Les progrès scientifiques et techniques changent radicalement la donne, permettant même aux pays les plus pauvres de rattraper leur retard en termes d’espérance de vie. Pourtant, ces derniers restent confrontés à des défis impressionnants: près d’un quart des enfants de moins de cinq ans souffrent de malnutrition et 60 % des élèves du primaire n’atteignent pas les niveaux de compétences minimales au cours de leur apprentissage. D’ailleurs, plus de 260 millions d’enfants et de jeunes dans les pays pauvres ne sont pas scolarisés.
Au-delà de la justification purement morale des investissements dans la santé et l’éducation de l’ensemble de la population, il convient également de faire valoir un argument économique: c’est grâce à ces investissements que chacun acquiert les moyens de soutenir la concurrence et de s’épanouir dans un environnement évolutif.
Le « capital humain » – le potentiel de chaque individu – va devenir l’investissement de long terme le plus important qu’un pays doit consentir pour garantir la prospérité et la qualité de vie futures de ses ressortissants.

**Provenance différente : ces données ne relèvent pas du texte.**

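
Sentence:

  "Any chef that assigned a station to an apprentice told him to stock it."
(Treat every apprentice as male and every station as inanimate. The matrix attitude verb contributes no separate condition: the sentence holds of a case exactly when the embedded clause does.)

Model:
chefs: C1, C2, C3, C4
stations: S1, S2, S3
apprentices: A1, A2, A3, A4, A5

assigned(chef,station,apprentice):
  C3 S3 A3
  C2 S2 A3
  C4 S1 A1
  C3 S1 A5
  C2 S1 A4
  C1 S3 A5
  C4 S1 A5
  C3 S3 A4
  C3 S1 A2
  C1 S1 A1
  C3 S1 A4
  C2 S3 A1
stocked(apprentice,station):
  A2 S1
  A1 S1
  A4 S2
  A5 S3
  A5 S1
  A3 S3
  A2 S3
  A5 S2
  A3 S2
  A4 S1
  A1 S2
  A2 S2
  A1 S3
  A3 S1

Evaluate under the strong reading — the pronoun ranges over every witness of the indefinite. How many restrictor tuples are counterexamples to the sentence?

"him" takes "an apprentice" as antecedent and "it" takes "a station"; both are donkey pronouns co-varying with the restrictor.
Strong reading: for every (c,s,a) with assigned(c,s,a), stocked(a,s).
Restrictor triples: (C1,S1,A1)→stocked(A1,S1) ✓  (C1,S3,A5)→stocked(A5,S3) ✓  (C2,S1,A4)→stocked(A4,S1) ✓  (C2,S2,A3)→stocked(A3,S2) ✓  (C2,S3,A1)→stocked(A1,S3) ✓  (C3,S1,A2)→stocked(A2,S1) ✓  (C3,S1,A4)→stocked(A4,S1) ✓  (C3,S1,A5)→stocked(A5,S1) ✓  (C3,S3,A3)→stocked(A3,S3) ✓  (C3,S3,A4)→stocked(A4,S3) ✗  (C4,S1,A1)→stocked(A1,S1) ✓  (C4,S1,A5)→stocked(A5,S1) ✓
Counterexamples (restrictor triples failing the scope): 1.

1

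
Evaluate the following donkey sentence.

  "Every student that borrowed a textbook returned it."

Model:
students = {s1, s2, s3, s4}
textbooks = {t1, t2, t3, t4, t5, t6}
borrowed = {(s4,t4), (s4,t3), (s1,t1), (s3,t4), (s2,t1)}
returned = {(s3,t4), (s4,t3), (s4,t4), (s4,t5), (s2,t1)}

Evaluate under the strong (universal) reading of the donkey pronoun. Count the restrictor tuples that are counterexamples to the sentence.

"it" takes "a textbook" as antecedent — a donkey pronoun bound across the clause boundary.
Strong reading: for every (s,t) with borrowed(s,t), returned(s,t).
Restrictor pairs: (s1,t1) ✗  (s2,t1) ✓  (s3,t4) ✓  (s4,t3) ✓  (s4,t4) ✓
Counterexamples (restrictor pairs failing the scope): 1.

1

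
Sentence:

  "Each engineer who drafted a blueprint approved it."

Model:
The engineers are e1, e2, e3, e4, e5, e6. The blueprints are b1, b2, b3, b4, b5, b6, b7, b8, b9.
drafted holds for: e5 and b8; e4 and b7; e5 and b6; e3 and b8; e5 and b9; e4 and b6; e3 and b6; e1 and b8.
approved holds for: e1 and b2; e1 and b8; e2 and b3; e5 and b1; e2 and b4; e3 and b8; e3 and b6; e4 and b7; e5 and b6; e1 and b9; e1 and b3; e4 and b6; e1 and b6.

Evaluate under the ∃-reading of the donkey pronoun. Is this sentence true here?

True

"it" takes "a blueprint" as antecedent — a donkey pronoun bound across the clause boundary.
Weak reading: every engineer e with some drafted-blueprint has at least one drafted-blueprint b such that approved(e,b).
Per engineer: e1:✓  e3:✓  e4:✓  e5:✓
Every engineer in the restrictor has a witness.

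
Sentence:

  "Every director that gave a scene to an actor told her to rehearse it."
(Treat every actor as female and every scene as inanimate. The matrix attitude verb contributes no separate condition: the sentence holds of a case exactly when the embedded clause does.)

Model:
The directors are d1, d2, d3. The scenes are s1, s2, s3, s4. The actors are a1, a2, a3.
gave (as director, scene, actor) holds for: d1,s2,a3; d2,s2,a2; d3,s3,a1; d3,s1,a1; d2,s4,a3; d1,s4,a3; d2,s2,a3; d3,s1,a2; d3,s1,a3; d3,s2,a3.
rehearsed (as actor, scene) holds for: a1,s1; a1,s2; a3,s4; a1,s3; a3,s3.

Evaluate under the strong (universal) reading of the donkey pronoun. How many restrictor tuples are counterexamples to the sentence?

"her" takes "an actor" as antecedent and "it" takes "a scene"; both are donkey pronouns co-varying with the restrictor.
Strong reading: for every (d,s,a) with gave(d,s,a), rehearsed(a,s).
Restrictor triples: (d1,s2,a3)→rehearsed(a3,s2) ✗  (d1,s4,a3)→rehearsed(a3,s4) ✓  (d2,s2,a2)→rehearsed(a2,s2) ✗  (d2,s2,a3)→rehearsed(a3,s2) ✗  (d2,s4,a3)→rehearsed(a3,s4) ✓  (d3,s1,a1)→rehearsed(a1,s1) ✓  (d3,s1,a2)→rehearsed(a2,s1) ✗  (d3,s1,a3)→rehearsed(a3,s1) ✗  (d3,s2,a3)→rehearsed(a3,s2) ✗  (d3,s3,a1)→rehearsed(a1,s3) ✓
Counterexamples (restrictor triples failing the scope): 6.

6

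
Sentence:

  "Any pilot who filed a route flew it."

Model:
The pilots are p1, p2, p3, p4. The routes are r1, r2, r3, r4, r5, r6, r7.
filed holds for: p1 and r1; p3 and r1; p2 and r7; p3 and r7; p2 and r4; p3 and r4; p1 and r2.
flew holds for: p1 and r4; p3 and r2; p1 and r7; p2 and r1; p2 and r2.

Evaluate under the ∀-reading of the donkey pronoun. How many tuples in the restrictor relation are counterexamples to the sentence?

"it" takes "a route" as antecedent — a donkey pronoun bound across the clause boundary.
Strong reading: for every (p,r) with filed(p,r), flew(p,r).
Restrictor pairs: (p1,r1) ✗  (p1,r2) ✗  (p2,r4) ✗  (p2,r7) ✗  (p3,r1) ✗  (p3,r4) ✗  (p3,r7) ✗
Counterexamples (restrictor pairs failing the scope): 7.

7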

Les gouvernements en quête de croissance économique investissent depuis longtemps dans le capital physique : routes, ponts, aéroports et autres infrastructures. Mais ils ont souvent négligé leurs ressources humaines, en partie parce que les retombées de ces investissements mettent nettement plus de temps à se matérialiser et sont difficiles à mesurer. D’où ce « déficit de capital humain » auquel nous sommes confrontés aujourd’hui, comme l’a souligné récemment le président du Groupe de la Banque mondiale, Jim Yong Kim, dans la revue Foreign Affairs. Dans de nombreux pays, la main-d’œuvre n’est pas préparée à l’avenir qui se dessine rapidement.
C’est là l’une des conclusions essentielles de la prochaine édition du Rapport sur le développement dans le monde 2019, sur la « nature changeante du travail ». La frontière des compétences ne s’est jamais déplacée aussi vite qu’aujourd’hui. Les pays doivent préparer leur main-d’œuvre aux impressionnants défis comme aux incroyables opportunités qui accompagnent les avancées technologiques.
Mais sans un effort urgent et concerté partout dans le monde pour renforcer le capital humain, des pans entiers de la population et des nations risquent, demain, de se retrouver exclus de la prospérité. Les gouvernements ont un rôle clé à jouer dans la transformation du capital humain, parce que la pauvreté, les inégalités et d’autres facteurs contraires empêchent de nombreux parents d’investir dans la santé et l’éducation de leurs enfants.
Le projet sur le capital humain
C’est l’urgence de ce défi qui a incité le président Jim Yong Kim à mobiliser toute l’institution au service d’un nouveau projet sur le capital humain. Fort de la conviction toujours plus solidement ancrée que les emplois et une main-d’œuvre qualifiée sont les moteurs incontournables du progrès des pays, quel que soit leur niveau de revenu, le Groupe de la Banque mondiale s’engage pour aider les pays à miser durablement et prioritairement sur leur capital humain.
Ce projet poursuit trois objectifs : faire émerger une demande pour des investissements plus conséquents et efficaces dans les ressources humaines ; aider les pays à renforcer leurs stratégies en faveur du capital humain et leurs investissements afin d’obtenir rapidement des résultats plus satisfaisants ; et améliorer la manière dont nous mesurons le capital humain.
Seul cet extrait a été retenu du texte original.